The Medical Board of California is currently investigating a surgeon who participated in a Zoom court hearing while in the middle of operating on a patient. The surgeon alleged that he was one of two surgeons, and able to participate in the Zoom hearing without any concern for the patient.
This, however, raises yet another concern: the inadvertent sharing of protected health information (PHI) during a Zoom meeting or conference.
While many physicians would not attend a remote meeting while providing patient care, it is also essential for physicians to be aware of their surroundings while attending remote meetings.
It is easy to become too relaxed about privacy concerns when attending a remote meeting from the comfort of your own office.
Before remote meetings, make sure to ask yourself:
- Is any patient information visible from the physician’s location?
- For example, if you are participating in a Zoom meeting from your office, do you have any patient charts on your desk?
- Is there any schedule with PHI visible?
- What is going on in the background?
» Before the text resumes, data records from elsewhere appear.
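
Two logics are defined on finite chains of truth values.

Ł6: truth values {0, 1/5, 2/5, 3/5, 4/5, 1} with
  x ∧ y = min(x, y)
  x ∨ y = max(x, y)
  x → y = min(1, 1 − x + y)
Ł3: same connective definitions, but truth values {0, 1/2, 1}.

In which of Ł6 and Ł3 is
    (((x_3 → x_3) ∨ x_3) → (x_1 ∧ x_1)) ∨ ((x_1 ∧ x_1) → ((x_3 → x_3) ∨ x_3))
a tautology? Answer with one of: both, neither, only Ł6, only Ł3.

In Ł6: every assignment gives 1 — tautology.
In Ł3: every assignment gives 1 — tautology.

both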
Are any patients themselves visible?
- Can attendees hear office personnel or coworkers who may be discussing PHI?
With the increase in breaches during COVID-19, government scrutiny is high.
It is essential that you protect your PHI and adhere to all of your HIPAA Privacy and Security policies.
Entering into an online meeting is essentially inviting other attendees into your office or wherever you are conducting the meeting.
Protect yourself and your patients by going back to basics. Ensure that you have no visible PHI, passwords, logins, or private information in the location where you are conducting your remote meetings. Consider what attendees may hear from people around you and take measures to seclude yourself during meetings.
If you run a healthcare practice, you may want to have your HIPAA officers conduct routine searches for any visible PHI or passwords.